NBA 2K24 Review – A Flagrant Stepback – Game Informer
NBA 2K24 should have been the perfect platform to celebrate Kobe Bryant’s career and his ever-lasting influence on the game of basketball. Instead, his legacy gets overshadowed by omnipresent microtransactions and stale game modes. As a result, NBA 2K24 feels like a dull, lopsided blowout as opposed to a memorable, adrenaline-inducing affair like the ones the Black Mamba often blessed us with throughout his career.
Unlike its more innovative predecessor, NBA 2K24 only introduces a handful of new elements, the most notable of which is ProPlay technology. Though the newly integrated feature does make each layup, dunk, and jump shot more realistic than ever, this aesthetic upgrade isn’t enough to redeem what is essentially just a fresh coat of paint over a dated and unimaginative foundation. The lack of novel features became especially evident once I went through most of the recycled game modes offered within. Fortunately, NBA 2K24 still has a couple of enjoyable modes you can spend most of your time with, including my favorite, Mamba Moments.
Like NBA 2K23’s Jordan Challenges, the latest commemorative offering lets you relive seven of Kobe’s most iconic games.
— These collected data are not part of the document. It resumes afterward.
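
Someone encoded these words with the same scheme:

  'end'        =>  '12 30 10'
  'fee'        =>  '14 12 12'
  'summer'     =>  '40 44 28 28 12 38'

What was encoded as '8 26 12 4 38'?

e(#5)→12 and n(#14)→30: differences scale by 2, so n = 2·pos + 2. With a=1..z=26, the number is 2·pos + 2.
Decoding 8 26 12 4 38: 8→(8−2)÷2=3=c, 26→(26−2)÷2=12=l, 12→(12−2)÷2=5=e, 4→(4−2)÷2=1=a, 38→(38−2)÷2=18=r.

clear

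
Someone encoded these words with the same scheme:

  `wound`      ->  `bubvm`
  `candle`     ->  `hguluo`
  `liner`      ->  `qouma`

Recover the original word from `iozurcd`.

Each letter shifts forward by (position + 5), i.e. 5, 6, 7, … — the shift grows by one for each successive letter.
Undoing it on iozurcd: i−5=d, o−6=i, z−7=s, u−8=m, r−9=i, c−10=s, d−11=s.

dismiss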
However, Mamba Moments doesn’t take you back to the Laker legend’s humble career beginnings. Instead, the first challenge you play through happens amid his electrifying career during the 2001 playoffs, five years after he was drafted. Though this opening challenge is undoubtedly an iconic event in Kobe’s career, I was disappointed by the omission of some of his most memorable, legacy-defining milestones. The exclusion of Kobe’s 81-point outburst in 2006 against the Toronto Raptors is particularly baffling; this near-record-breaking occasion would have been a treat to recreate.
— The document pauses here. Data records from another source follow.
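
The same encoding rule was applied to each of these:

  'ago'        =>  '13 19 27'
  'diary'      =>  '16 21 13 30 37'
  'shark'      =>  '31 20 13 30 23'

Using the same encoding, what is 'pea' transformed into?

28 17 13

The number is (letter's place in the alphabet, a=1) + 12.
On pea: p=16→28, e=5→17, a=1→13.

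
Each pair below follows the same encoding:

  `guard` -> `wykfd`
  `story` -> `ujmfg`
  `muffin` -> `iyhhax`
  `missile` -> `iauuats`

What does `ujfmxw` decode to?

This is an affine cipher: with a=0,…,z=25, each position x becomes (15x+10) mod 26.
Undoing it on ujfmxw: u(20)→7·(20−10)≡18=s; j(9)→7·(9−10)≡19=t; f(5)→7·(5−10)≡17=r; m(12)→7·(12−10)≡14=o; x(23)→7·(23−10)≡13=n; w(22)→7·(22−10)≡6=g (all mod 26).

strong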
MyNBA Eras, the novel addition from NBA 2K23 that lets you relive specific periods in the league, returns, this time with a new supplementary offering in tow called MyNBA Lite. Though welcome, I was puzzled by the addition of this streamlined Eras mode as its inclusion is unnecessary and redundant. However, playing through different periods, from the Magic vs. Bird Era of the 1980s to the Modern Era of the 2020s, remains an entertaining experience as each one brings its own set of rules, teams, and players that ensure no two playthroughs are the same.
Yet no matter how enjoyable MyNBA Eras and Mamba Moments are, the high points I experienced with these modes were dwarfed by the dismay I felt upon entering NBA 2K24’s MyCareer. If you’re looking forward to going through a new rags-to-riches story in the latest single-player offering, then prepare to be disappointed as Visual Concepts has completely discarded any semblance of a coherent plot – a decision that confounds me since the single-player mode’s dramatic underdog narrative has always been one of the elements I enjoyed most in past entries.
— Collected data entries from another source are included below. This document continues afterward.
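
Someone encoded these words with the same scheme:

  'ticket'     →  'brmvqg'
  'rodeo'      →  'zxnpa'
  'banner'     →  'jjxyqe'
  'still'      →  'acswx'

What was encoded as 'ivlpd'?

amber

In ticket: t→b is +8, i→r is +9, c→m is +10, k→v is +11 — the shift increases by 1 each position. Letter i (0-indexed) is shifted by i+8, so successive shifts are 8, 9, 10, ….
Undoing it on ivlpd: i−8=a, v−9=m, l−10=b, p−11=e, d−12=r.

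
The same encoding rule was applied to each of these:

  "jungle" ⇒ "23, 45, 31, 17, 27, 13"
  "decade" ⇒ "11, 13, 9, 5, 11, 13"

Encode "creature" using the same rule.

The formula is n = 2×(alphabet index, a=1) + 3.
On creature: c=3→9, r=18→39, e=5→13, a=1→5, t=20→43, u=21→45, r=18→39, e=5→13.

9, 39, 13, 5, 43, 45, 39, 13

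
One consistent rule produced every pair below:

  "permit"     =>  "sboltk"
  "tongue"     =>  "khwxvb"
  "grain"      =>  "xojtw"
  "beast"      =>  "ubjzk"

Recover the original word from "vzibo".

p(15)→s(18) and e(4)→b(1) fit y≡11x+9 (mod 26); the inverse of 11 mod 26 is 19. Treating letters as 0–25, the rule is x ↦ 11x + 9 (mod 26).
Undoing it on vzibo: v(21)→19·(21−9)≡20=u; z(25)→19·(25−9)≡18=s; i(8)→19·(8−9)≡7=h; b(1)→19·(1−9)≡4=e; o(14)→19·(14−9)≡17=r (all mod 26).

usher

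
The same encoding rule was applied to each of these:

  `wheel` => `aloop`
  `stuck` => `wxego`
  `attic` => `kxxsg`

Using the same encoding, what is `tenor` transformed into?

xoryv

The shift depends on letter class: consonant w→a is +4, but vowel e→o is +10. Vowels shift forward by 10 and consonants shift forward by 4.
For tenor: t(cons)+4=x, e(vowel)+10=o, n(cons)+4=r, o(vowel)+10=y, r(cons)+4=v.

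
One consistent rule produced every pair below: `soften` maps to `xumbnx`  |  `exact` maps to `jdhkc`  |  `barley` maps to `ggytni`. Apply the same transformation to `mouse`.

ruban

Each letter shifts forward by (position + 5), i.e. 5, 6, 7, … — the shift grows by one for each successive letter.
Applying it to mouse: m+5=r, o+6=u, u+7=b, s+8=a, e+9=n.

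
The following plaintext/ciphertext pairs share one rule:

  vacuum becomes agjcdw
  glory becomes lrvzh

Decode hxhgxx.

crayon

The shift increases by 1 at each position, starting from +5: 5, 6, 7, ….
Undoing it on hxhgxx: h−5=c, x−6=r, h−7=a, g−8=y, x−9=o, x−10=n.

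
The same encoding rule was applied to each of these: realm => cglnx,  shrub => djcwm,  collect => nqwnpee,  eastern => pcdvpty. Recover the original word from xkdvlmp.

Shifts by position in realm: pos 0: r→c (+11), pos 1: e→g (+2), pos 2: a→l (+11), pos 3: l→n (+2) — repeating every 2. The shifts repeat in a cycle of length 2: positions 0,1,… shift by +11, +2, then the pattern repeats.
Reversing it on xkdvlmp: x−11=m, k−2=i, d−11=s, v−2=t, l−11=a, m−2=k, p−11=e.

mistake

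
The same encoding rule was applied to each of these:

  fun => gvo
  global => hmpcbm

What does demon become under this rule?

Compare letters: f→g is +1, u→v is +1, n→o is +1 — a constant shift. It's a constant shift of +1 (ROT1).
On demon: d+1=e, e+1=f, m+1=n, o+1=p, n+1=o.

efnpo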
In addition, the road to becoming the NBA GOAT also becomes exponentially more problematic if you haven’t amassed a mountain of Virtual Currency. As this is your primary method of progressing your player, you’ll need to purchase copious amounts to rank up quickly since the quantity you earn after each MyCareer game isn’t sufficient to grow meaningfully.
Like always, NBA 2K24’s heavy emphasis on in-game currency and microtransactions isn’t limited to MyCareer, as this necessity becomes even more pronounced in the ever-popular MyTeam mode. Like in past installments, you can always grind out new rare player cards instead of purchasing them outright. However, the time it takes to earn these upgrades often doesn’t make any of it worth it in the long run.
Following the innovative and pleasantly surprising NBA 2K23, I expected Visual Concepts to build upon its success and introduce even more improvements with its latest entry in the long-running basketball series. But instead of mirroring the Black Mamba’s gradual rise to permanent relevancy, NBA 2K24 sadly feels like a stop-gap – a quick hit to temporarily satisfy diehard fans. If this continues, the series could veer closer to a forgettable imitation of Kobe’s signature move: a fadeaway into obscurity.